We often feel that big, cathartic experiences will change us for good. However, they rarely do. 

Big, cathartic experiences rarely change our life-long defence structures, coping mechanisms, attachment styles, proceduralized trauma responses stored in the deep, biochemically coded mechanisms of our bodies and nervous systems. 

Real change usually involves many steps, strong motivation, determination, consistency, self-compassion, gentleness, daily practice, and loving but radical honesty with ourselves. 


Preparation - Intention Setting - Guidance - Emotional Support


I work with individuals to deeply and honestly explore their motivations for their interest in psychedelic experiences, for their choices of specific substances, for their choices of facilitators (therapists, underground facilitators, indigenous communities, shamans, retreat centers, specific countries, different cultures, etc.). 

Most importantly, we explore in depth their intentions and expectations for the psychedelic experience.

We discuss strategies for creating or choosing a safe and supportive set (mindset) and setting (environment) to enhance the experience and reduce potential risks.

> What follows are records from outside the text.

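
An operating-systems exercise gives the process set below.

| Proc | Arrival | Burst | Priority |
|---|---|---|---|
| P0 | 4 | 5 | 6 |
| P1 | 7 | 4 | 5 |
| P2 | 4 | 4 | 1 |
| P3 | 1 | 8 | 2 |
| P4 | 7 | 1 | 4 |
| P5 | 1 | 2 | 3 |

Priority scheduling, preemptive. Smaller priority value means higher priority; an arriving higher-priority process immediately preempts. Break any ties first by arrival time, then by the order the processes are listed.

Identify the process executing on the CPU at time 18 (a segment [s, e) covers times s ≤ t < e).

Gantt: | idle 0-1 | P3 1-4 | P2 4-8 | P3 8-13 | P5 13-15 | P4 15-16 | P1 16-20 | P0 20-25 |
Completion: P0=25  P1=20  P2=8  P3=13  P4=16  P5=15

P1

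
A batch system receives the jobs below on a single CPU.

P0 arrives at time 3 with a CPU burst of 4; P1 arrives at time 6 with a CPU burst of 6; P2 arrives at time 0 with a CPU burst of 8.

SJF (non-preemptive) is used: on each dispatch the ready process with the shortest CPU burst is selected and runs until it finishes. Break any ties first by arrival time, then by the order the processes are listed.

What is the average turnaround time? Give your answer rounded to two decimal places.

Schedule: | P2 0-8 | P0 8-12 | P1 12-18 |
Completion: P0=12  P1=18  P2=8
Turnaround (C−A): P0=9  P1=12  P2=8
Turnaround times: P0=9, P1=12, P2=8
Average turnaround = (9+12+8) / 3 = 29/3 = 9.67

9.67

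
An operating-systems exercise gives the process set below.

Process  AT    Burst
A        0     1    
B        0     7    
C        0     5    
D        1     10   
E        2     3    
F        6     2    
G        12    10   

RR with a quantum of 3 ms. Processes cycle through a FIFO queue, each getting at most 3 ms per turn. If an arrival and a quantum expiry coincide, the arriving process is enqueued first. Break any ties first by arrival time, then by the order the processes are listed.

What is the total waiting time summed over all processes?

Gantt: | A 0-1 | B 1-4 | C 4-7 | D 7-10 | E 10-13 | B 13-16 | F 16-18 | C 18-20 | D 20-23 | G 23-26 | B 26-27 | D 27-30 | G 30-33 | D 33-34 | G 34-38 |
Completion: A=1  B=27  C=20  D=34  E=13  F=18  G=38
Waiting = turnaround − burst: A=0, B=20, C=15, D=23, E=8, F=10, G=16
Total waiting = 0 + 20 + 15 + 23 + 8 + 10 + 16 = 92

92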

I also invite individuals to express their thoughts, fears, and concerns about the psychedelic experience, to explore their emotional states, and to develop coping strategies to navigate any challenging emotions that may arise during the experience.

Therapeutic Journeys - The Intention "To Heal"


Today, many people feel drawn to psychedelic experiences "to heal".

Many of us have had the experience that psychotherapy has helped us move a long way from previous states of suffering, ... but we are still in pain, we are still not able to live a full life, ... and therapy doesn't seem to have the answers we are looking for. 

If the intention of a client is to heal, to process personal or transgenerational trauma, to let go of old losses and hurts, ... the psychedelic journey itself needs to be directed differently than when the intention has more of a spiritual nature. 

As "therapeutic journeys" need some special guidance both in preparation and while undergoing the experience itself, I try to equip my clients with all the information, technical and practical instruction, as well as emotional and spiritual guidance that they need to navigate their experiences. 


Integration - Meaning-Making


Following the psychedelic experience, I support individuals in clarifying, understanding, and making meaning of their experiences.

I help them process the insights, emotions, discoveries and lessons in their psychedelic journey.

We work on what further explorations and considerations, what changes, what regular practices might be most helpful for them to integrate their new experiences into their personality and into their everyday lives. 

For some clients, a few integration sessions will be enough to make sense of their experience.

Most clients - mostly those whose intention was "to heal" - feel that their experience was so deep, rich, complex and meaningful that it requires a longer therapeutic process to reap all the benefits.

Some clients take their experiences back to their psychotherapists who they have been working with for some time.

Others decide to start therapy - something they've never done before, or something they gave up on at some point in their life. 

Everybody is different - every life is different. 

But having an experienced, knowledgable, wise and compassionate guide/therapist seems especially appropriate when somebody is hoping to accelerate their healing journey with the help of psychedelic substances. 

Referrals - Follow-Up Support


To individuals who may need additional support or assistance beyond the scope of harm reduction therapy, I will suggest further resources (books, articles, podcasts, websites, workshops, etc.) or referrals to medical professionals, various other specialists and therapists (breath work, body work, etc.), or support groups.

​We may also schedule follow-up sessions to check in on the person's progress and address any lingering questions or concerns.